Pensar pode ser um perigo. Até para as instituições. Um perigo para a credibilidade das hierarquias decisórias.
Disciplina que ensine a pensar é um incómodo para os poderes. Se ensina a pensar, até pode ensinar a falar, a escrever. É factor de desenvolvimento mental. Desmascara as pesporrências, coisa proibida em Portugal. E não só… o que é pior…
A Filosofia pode até, calcule-se, ensinar a viver. Se ensina a pensar, a falar e a escrever, ensina seguramente a viver. Sim, penso que é tudo o mesmo, cumprido com maior ou menor habilidade."
9 comentários:
Ah o Joel Costa, um autor da rádio, compositor de programas, solitário e irrepetível. Já não há. Seria impensável intercalar publicidade no Questões de Moral, portanto, acabou.

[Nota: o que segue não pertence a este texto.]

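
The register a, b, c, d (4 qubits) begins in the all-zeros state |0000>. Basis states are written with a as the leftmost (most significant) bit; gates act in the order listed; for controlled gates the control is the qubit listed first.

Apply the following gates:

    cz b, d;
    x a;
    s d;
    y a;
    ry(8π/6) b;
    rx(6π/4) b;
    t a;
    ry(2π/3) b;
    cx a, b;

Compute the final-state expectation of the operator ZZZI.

The expectation value of ZZZI is 3/4.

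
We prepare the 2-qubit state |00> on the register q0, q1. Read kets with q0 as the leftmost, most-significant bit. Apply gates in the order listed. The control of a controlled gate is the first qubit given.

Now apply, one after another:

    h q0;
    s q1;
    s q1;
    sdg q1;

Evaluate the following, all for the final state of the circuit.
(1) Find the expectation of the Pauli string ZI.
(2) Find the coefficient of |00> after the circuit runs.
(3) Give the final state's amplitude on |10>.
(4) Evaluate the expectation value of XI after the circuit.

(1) In the final state, ZI has expectation 0. Key observation: steps 3-4 multiply out to the identity, so the circuit reduces to the remaining gates.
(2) The final state's coefficient on |00> equals sqrt(2)/2.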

Não podia estar mais de acordo, o progressivo desaparecimento da Filosofia dos programas escolares - onde já estava quase reduzida às Psicologia - e dos jornais é mais um sinal deste tempo de discurso rápido com soundbites e emojis. Outra saudosa presença na rádio era Agostinho da Silva nas suas geniais conversas. Onde isso vai.

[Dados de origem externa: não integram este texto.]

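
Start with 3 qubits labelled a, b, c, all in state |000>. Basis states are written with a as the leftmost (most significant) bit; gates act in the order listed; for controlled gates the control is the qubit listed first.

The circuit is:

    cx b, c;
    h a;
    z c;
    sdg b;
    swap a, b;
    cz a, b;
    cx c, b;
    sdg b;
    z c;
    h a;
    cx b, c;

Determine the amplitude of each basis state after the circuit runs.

After the circuit, the state carries amplitude 1/2 on |000>, 0 on |001>, 0 on |010>, -I/2 on |011>, 1/2 on |100>, 0 on |101>, 0 on |110>, -I/2 on |111>.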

Há contudo um problema enorme, gigantesco , com a Filosofia. É o professor de Filosofia. Qualquer um minimamente habilitado com diploma pode ensinar Geografia ou Inglês; melhor ou pior, mas vai cumprindo e o aluno aprende. Agora ensinar Filosofia é um bico de obra. Não basta evidentemente ter um curso e saber nomes e umas quantas citações. O mais importante no ensino de Filosofia é quem ensina. Já nem falo da imprescindível independência , objectividade e fidelidade ao pensamento de alguém que viveu há séculos; falo sim de que só se ensina Filosofia fazendo, ainda que modestamente, Filosofia. Para ensinar matemática não se exige um Matemático. Para ensinar Filosofia exige-se alguém com alma filosófica, com alma pensante, com alma Histórica e Universal, com o dom da palavra sábia. Haverá quantos no mundo ? O Joel e o Agostinho...
Assim sendo, mais vale náo ensinar Filosofia coisa nenhuma, alertar só para os livros, os escritos marcantes que desde os Gregos foram esculpindo o pensamento humano mais nobre. Leiam, leam, leiam - e pensem. E encontrando outro ser nessa onda, por uma sorte mais rara que a opala negra, iniciar uma escola, quem sabe.
Caro colega,
Diz o colega que ensinar filosofia é uma tarefa hercúlea, só ao alcance de espíritos elevados, enquanto ensinar física ou matemática é simples — quase um passatempo de quem não gosta de pensar muito. Pois bem, agradeço-lhe o elogio indireto: nunca pensei que dominar integrais, mecânica quântica ou álgebra abstrata fosse coisa de gente preguiçosa.
Mas já que entrámos no domínio das ideias, aproveito para recordar-lhe — com carinho filosófico — que todo o conhecimento científico nasceu da filosofia. A física, por exemplo, chamava-se filosofia natural, quando ainda não havia laboratórios nem exames nacionais. E sim, é verdade: até Newton filosofava. Einstein também. E não é só porque tinham cabelo desalinhado.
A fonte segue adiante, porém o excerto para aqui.